Rootless Container Runtime: Use Podman or rootless Docker for enhanced security.

Allow Non-Root Ports: Enable non-root ports below 1024 with:

echo "net.ipv4.ip_unprivileged_port_start=53" > /etc/sysctl.d/ports.conf
sysctl -p /etc/sysctl.d/ports.conf

Reverse Proxy: Use Traefik or Nginx to terminate TLS with a valid certificate.
Let’s Encrypt Certificates: Secure your SSL endpoints with Let's Encrypt.
Disable Telemetry: Although the image disables anonymous telemetry, also disable it in the global settings.

Preventing Telemetry: Ensuring Your Privacy

This image helps protect your privacy by automatically disabling anonymous telemetry.
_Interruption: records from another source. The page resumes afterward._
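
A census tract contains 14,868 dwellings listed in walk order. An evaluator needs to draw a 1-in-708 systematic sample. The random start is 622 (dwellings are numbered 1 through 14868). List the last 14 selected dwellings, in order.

5578, 6286, 6994, 7702, 8410, 9118, 9826, 10534, 11242, 11950, 12658, 13366, 14074, 14782

8th selection = 622 + 7×708 = 5578
9th: 5578 + 708 = 6286
10th: 6286 + 708 = 6994
11th: 6994 + 708 = 7702
12th: 7702 + 708 = 8410
13th: 8410 + 708 = 9118
14th: 9118 + 708 = 9826
15th: 9826 + 708 = 10534
16th: 10534 + 708 = 11242
17th: 11242 + 708 = 11950
18th: 11950 + 708 = 12658
19th: 12658 + 708 = 13366
20th: 13366 + 708 = 14074
21st: 14074 + 708 = 14782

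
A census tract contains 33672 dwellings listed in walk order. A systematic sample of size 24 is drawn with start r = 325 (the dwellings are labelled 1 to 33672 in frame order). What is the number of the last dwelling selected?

32594

k = 33672/24 = 1403
24th selection = r + (24−1)·k = 325 + 23×1403 = 325 + 32269 = 32594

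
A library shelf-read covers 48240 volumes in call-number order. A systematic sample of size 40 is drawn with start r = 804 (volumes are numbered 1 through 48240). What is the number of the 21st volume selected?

24924

k = 48240/40 = 1206
21st selection = r + (21−1)·k = 804 + 20×1206 = 804 + 24120 = 24924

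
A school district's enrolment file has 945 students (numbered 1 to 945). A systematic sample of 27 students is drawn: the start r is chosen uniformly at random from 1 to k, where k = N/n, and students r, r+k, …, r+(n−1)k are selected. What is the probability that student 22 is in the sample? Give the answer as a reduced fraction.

1/35

k = 945/27 = 35.
Student 22 is selected iff r ≡ 22 (mod 35); exactly one such r in {1,…,35}.
Inclusion probability = 1/35.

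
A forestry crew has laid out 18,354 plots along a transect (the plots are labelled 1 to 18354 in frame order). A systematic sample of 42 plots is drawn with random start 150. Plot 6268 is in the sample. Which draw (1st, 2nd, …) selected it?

k = 18354/42 = 437
position = (6268 − 150)/437 + 1 = 6118/437 + 1 = 14 + 1 = 15

15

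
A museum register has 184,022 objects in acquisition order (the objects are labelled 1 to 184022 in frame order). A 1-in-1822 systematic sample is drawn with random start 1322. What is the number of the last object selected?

k = 1822
101st selection = r + (101−1)·k = 1322 + 100×1822 = 1322 + 182200 = 183522

183522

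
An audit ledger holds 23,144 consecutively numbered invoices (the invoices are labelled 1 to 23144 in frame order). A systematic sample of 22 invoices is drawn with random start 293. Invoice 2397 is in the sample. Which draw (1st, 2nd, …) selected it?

k = 23144/22 = 1052
position = (2397 − 293)/1052 + 1 = 2104/1052 + 1 = 2 + 1 = 3

3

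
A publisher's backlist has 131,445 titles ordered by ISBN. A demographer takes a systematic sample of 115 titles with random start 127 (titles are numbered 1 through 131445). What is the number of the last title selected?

k = 131445/115 = 1143
115th selection = r + (115−1)·k = 127 + 114×1143 = 127 + 130302 = 130429

130429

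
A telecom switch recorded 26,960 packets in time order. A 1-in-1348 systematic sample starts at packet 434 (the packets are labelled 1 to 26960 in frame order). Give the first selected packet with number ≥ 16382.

16610

k = 1348
Steps past start: ⌈(16382 − 434)/1348⌉ = ⌈15948/1348⌉ = 12
Selected packet: 434 + 12×1348 = 16610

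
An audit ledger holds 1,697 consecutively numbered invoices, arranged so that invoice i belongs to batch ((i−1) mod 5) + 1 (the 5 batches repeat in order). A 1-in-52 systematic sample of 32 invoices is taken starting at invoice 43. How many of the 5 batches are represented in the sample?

5

Consecutive selections differ by k = 52, so their batch numbers differ by 52 mod 5 = 2.
gcd(52, 5) = 1, so the sample visits 5/1 = 5 distinct residues mod 5.
Start 43 is batch 3; the batches hit are 1, 2, 3, 4, 5.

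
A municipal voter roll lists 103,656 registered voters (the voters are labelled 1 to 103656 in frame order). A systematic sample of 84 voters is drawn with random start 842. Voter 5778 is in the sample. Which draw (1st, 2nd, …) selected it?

5

k = 103656/84 = 1234
position = (5778 − 842)/1234 + 1 = 4936/1234 + 1 = 4 + 1 = 5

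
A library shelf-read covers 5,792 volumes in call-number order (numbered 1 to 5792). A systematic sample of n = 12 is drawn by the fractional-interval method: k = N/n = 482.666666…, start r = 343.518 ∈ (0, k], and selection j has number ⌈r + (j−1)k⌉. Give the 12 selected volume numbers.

344, 827, 1309, 1792, 2275, 2757, 3240, 3723, 4205, 4688, 5171, 5653

j=1: r + 0k = 343.518 → ⌈·⌉ = 344
j=2: r + 1k = 826.184666… → ⌈·⌉ = 827
j=3: r + 2k = 1308.851333… → ⌈·⌉ = 1309
j=4: r + 3k = 1791.518 → ⌈·⌉ = 1792
j=5: r + 4k = 2274.184666… → ⌈·⌉ = 2275
j=6: r + 5k = 2756.851333… → ⌈·⌉ = 2757
j=7: r + 6k = 3239.518 → ⌈·⌉ = 3240
j=8: r + 7k = 3722.184666… → ⌈·⌉ = 3723
j=9: r + 8k = 4204.851333… → ⌈·⌉ = 4205
j=10: r + 9k = 4687.518 → ⌈·⌉ = 4688
j=11: r + 10k = 5170.184666… → ⌈·⌉ = 5171
j=12: r + 11k = 5652.851333… → ⌈·⌉ = 5653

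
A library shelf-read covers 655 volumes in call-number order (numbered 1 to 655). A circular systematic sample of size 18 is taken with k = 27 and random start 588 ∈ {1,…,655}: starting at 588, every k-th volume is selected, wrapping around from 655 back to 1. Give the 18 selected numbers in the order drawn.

588, 615, 642, 14, 41, 68, 95, 122, 149, 176, 203, 230, 257, 284, 311, 338, 365, 392

Selection 1: 588
Selection 2: 588 + 27 = 615
Selection 3: 615 + 27 = 642
Selection 4: 642 + 27 = 669 → 669 − 655 = 14
Selection 5: 14 + 27 = 41
Selection 6: 41 + 27 = 68
Selection 7: 68 + 27 = 95
Selection 8: 95 + 27 = 122
Selection 9: 122 + 27 = 149
Selection 10: 149 + 27 = 176
Selection 11: 176 + 27 = 203
Selection 12: 203 + 27 = 230
Selection 13: 230 + 27 = 257
Selection 14: 257 + 27 = 284
Selection 15: 284 + 27 = 311
Selection 16: 311 + 27 = 338
Selection 17: 338 + 27 = 365
Selection 18: 365 + 27 = 392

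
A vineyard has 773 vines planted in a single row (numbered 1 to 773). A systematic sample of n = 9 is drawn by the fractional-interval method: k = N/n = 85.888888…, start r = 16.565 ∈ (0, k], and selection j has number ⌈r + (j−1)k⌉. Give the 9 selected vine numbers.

17, 103, 189, 275, 361, 447, 532, 618, 704

j=1: r + 0k = 16.565 → ⌈·⌉ = 17
j=2: r + 1k = 102.453888… → ⌈·⌉ = 103
j=3: r + 2k = 188.342777… → ⌈·⌉ = 189
j=4: r + 3k = 274.231666… → ⌈·⌉ = 275
j=5: r + 4k = 360.120555… → ⌈·⌉ = 361
j=6: r + 5k = 446.009444… → ⌈·⌉ = 447
j=7: r + 6k = 531.898333… → ⌈·⌉ = 532
j=8: r + 7k = 617.787222… → ⌈·⌉ = 618
j=9: r + 8k = 703.676111… → ⌈·⌉ = 704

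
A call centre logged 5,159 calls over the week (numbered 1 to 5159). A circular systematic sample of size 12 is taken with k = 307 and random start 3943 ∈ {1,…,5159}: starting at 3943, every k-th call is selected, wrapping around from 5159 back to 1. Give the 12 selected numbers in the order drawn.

3943, 4250, 4557, 4864, 12, 319, 626, 933, 1240, 1547, 1854, 2161

Selection 1: 3943
Selection 2: 3943 + 307 = 4250
Selection 3: 4250 + 307 = 4557
Selection 4: 4557 + 307 = 4864
Selection 5: 4864 + 307 = 5171 → 5171 − 5159 = 12
Selection 6: 12 + 307 = 319
Selection 7: 319 + 307 = 626
Selection 8: 626 + 307 = 933
Selection 9: 933 + 307 = 1240
Selection 10: 1240 + 307 = 1547
Selection 11: 1547 + 307 = 1854
Selection 12: 1854 + 307 = 2161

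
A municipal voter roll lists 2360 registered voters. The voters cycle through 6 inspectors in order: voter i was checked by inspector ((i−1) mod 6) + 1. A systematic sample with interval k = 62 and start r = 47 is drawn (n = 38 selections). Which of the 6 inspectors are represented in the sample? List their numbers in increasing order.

1, 3, 5

Consecutive selections differ by k = 62, so their inspector numbers differ by 62 mod 6 = 2.
gcd(62, 6) = 2, so the sample visits 6/2 = 3 distinct residues mod 6.
Start 47 is inspector 5; the inspectors hit are 1, 3, 5.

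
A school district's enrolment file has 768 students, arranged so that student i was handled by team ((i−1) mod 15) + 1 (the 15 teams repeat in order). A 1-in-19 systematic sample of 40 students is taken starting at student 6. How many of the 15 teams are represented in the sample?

Consecutive selections differ by k = 19, so their team numbers differ by 19 mod 15 = 4.
gcd(19, 15) = 1, so the sample visits 15/1 = 15 distinct residues mod 15.
Start 6 is team 6; the teams hit are 1, 2, 3, 4, 5, 6, 7, 8, 9, 10, 11, 12, 13, 14, 15.

15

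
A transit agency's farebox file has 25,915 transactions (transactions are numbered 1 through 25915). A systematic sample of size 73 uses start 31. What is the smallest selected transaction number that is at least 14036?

k = 25915/73 = 355
Steps past start: ⌈(14036 − 31)/355⌉ = ⌈14005/355⌉ = 40
Selected transaction: 31 + 40×355 = 14231

14231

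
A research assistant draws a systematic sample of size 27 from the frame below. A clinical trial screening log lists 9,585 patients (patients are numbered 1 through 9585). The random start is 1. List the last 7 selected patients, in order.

7101, 7456, 7811, 8166, 8521, 8876, 9231

k = N/n = 9585/27 = 355
21st selection = 1 + 20×355 = 7101
22nd: 7101 + 355 = 7456
23rd: 7456 + 355 = 7811
24th: 7811 + 355 = 8166
25th: 8166 + 355 = 8521
26th: 8521 + 355 = 8876
27th: 8876 + 355 = 9231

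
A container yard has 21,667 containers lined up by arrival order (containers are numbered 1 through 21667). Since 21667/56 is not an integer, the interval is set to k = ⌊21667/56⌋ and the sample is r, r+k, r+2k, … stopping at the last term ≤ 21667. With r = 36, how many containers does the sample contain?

57

k = ⌊21667/56⌋ = 386
Achieved size = ⌊(21667 − 36)/386⌋ + 1 = ⌊21631/386⌋ + 1 = 56 + 1 = 57
(last selection: 36 + 56×386 = 21652 ≤ 21667; next would be 22038 > 21667)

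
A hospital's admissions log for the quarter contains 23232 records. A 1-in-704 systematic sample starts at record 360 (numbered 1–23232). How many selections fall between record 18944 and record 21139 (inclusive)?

3

k = 704
First selection ≥ 18944: 360 + ⌈(18944−360)/704⌉·704 = 360 + 27×704 = 19368
Last selection ≤ 21139: 360 + ⌊(21139−360)/704⌋·704 = 360 + 29×704 = 20776
Count = 29 − 27 + 1 = 3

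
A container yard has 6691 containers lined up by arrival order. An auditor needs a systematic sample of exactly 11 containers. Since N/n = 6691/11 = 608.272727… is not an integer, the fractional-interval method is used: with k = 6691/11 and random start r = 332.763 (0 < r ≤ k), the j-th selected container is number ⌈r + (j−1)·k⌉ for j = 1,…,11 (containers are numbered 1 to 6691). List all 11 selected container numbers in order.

333, 942, 1550, 2158, 2766, 3375, 3983, 4591, 5199, 5808, 6416

j=1: r + 0k = 332.763 → ⌈·⌉ = 333
j=2: r + 1k = 941.035727… → ⌈·⌉ = 942
j=3: r + 2k = 1549.308454… → ⌈·⌉ = 1550
j=4: r + 3k = 2157.581181… → ⌈·⌉ = 2158
j=5: r + 4k = 2765.853909… → ⌈·⌉ = 2766
j=6: r + 5k = 3374.126636… → ⌈·⌉ = 3375
j=7: r + 6k = 3982.399363… → ⌈·⌉ = 3983
j=8: r + 7k = 4590.672090… → ⌈·⌉ = 4591
j=9: r + 8k = 5198.944818… → ⌈·⌉ = 5199
j=10: r + 9k = 5807.217545… → ⌈·⌉ = 5808
j=11: r + 10k = 6415.490272… → ⌈·⌉ = 6416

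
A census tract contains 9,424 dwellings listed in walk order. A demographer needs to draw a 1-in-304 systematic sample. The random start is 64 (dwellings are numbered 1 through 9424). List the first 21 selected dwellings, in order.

dwelling 1: 64
dwelling 2: 64 + 304 = 368
dwelling 3: 368 + 304 = 672
dwelling 4: 672 + 304 = 976
dwelling 5: 976 + 304 = 1280
dwelling 6: 1280 + 304 = 1584
dwelling 7: 1584 + 304 = 1888
dwelling 8: 1888 + 304 = 2192
dwelling 9: 2192 + 304 = 2496
dwelling 10: 2496 + 304 = 2800
dwelling 11: 2800 + 304 = 3104
dwelling 12: 3104 + 304 = 3408
dwelling 13: 3408 + 304 = 3712
dwelling 14: 3712 + 304 = 4016
dwelling 15: 4016 + 304 = 4320
dwelling 16: 4320 + 304 = 4624
dwelling 17: 4624 + 304 = 4928
dwelling 18: 4928 + 304 = 5232
dwelling 19: 5232 + 304 = 5536
dwelling 20: 5536 + 304 = 5840
dwelling 21: 5840 + 304 = 6144

64, 368, 672, 976, 1280, 1584, 1888, 2192, 2496, 2800, 3104, 3408, 3712, 4016, 4320, 4624, 4928, 5232, 5536, 5840, 6144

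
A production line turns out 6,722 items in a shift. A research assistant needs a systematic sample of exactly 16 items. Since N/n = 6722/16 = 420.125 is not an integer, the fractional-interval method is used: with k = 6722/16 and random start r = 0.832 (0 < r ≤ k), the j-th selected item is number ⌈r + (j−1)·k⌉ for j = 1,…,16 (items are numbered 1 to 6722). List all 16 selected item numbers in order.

1, 421, 842, 1262, 1682, 2102, 2522, 2942, 3362, 3782, 4203, 4623, 5043, 5463, 5883, 6303

j=1: r + 0k = 0.832 → ⌈·⌉ = 1
j=2: r + 1k = 420.957 → ⌈·⌉ = 421
j=3: r + 2k = 841.082 → ⌈·⌉ = 842
j=4: r + 3k = 1261.207 → ⌈·⌉ = 1262
j=5: r + 4k = 1681.332 → ⌈·⌉ = 1682
j=6: r + 5k = 2101.457 → ⌈·⌉ = 2102
j=7: r + 6k = 2521.582 → ⌈·⌉ = 2522
j=8: r + 7k = 2941.707 → ⌈·⌉ = 2942
j=9: r + 8k = 3361.832 → ⌈·⌉ = 3362
j=10: r + 9k = 3781.957 → ⌈·⌉ = 3782
j=11: r + 10k = 4202.082 → ⌈·⌉ = 4203
j=12: r + 11k = 4622.207 → ⌈·⌉ = 4623
j=13: r + 12k = 5042.332 → ⌈·⌉ = 5043
j=14: r + 13k = 5462.457 → ⌈·⌉ = 5463
j=15: r + 14k = 5882.582 → ⌈·⌉ = 5883
j=16: r + 15k = 6302.707 → ⌈·⌉ = 6303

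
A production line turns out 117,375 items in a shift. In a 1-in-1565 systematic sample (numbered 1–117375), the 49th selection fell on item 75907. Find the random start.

787

k = 1565
r = 75907 − (49−1)×1565 = 75907 − 75120 = 787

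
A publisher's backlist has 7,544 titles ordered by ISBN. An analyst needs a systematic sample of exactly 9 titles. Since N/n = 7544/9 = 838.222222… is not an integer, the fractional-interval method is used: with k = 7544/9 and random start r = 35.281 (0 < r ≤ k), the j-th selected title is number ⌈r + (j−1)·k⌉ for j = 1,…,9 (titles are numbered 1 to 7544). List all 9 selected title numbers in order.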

Verify this by:

SSH into an access point:
Check the configuration: grep analytics /tmp/system.cfg The output should read disabled.

Additionally, block the FQDN trace.svc.ui.com in your DNS blocker for comprehensive protection.

Stay Updated and Backup Regularly

Backups: Always create backups before updating to a new version. This safeguards against potential data loss.
Changelog: Review the changelog for breaking changes before updating.

Conclusion: A Solid Foundation for Your UniFi Network

By using the 11notes/docker-unifi image, you're setting up a solid, secure, and manageable UniFi Controller environment. Enjoy the benefits of centralized network management with the flexibility and security of Docker!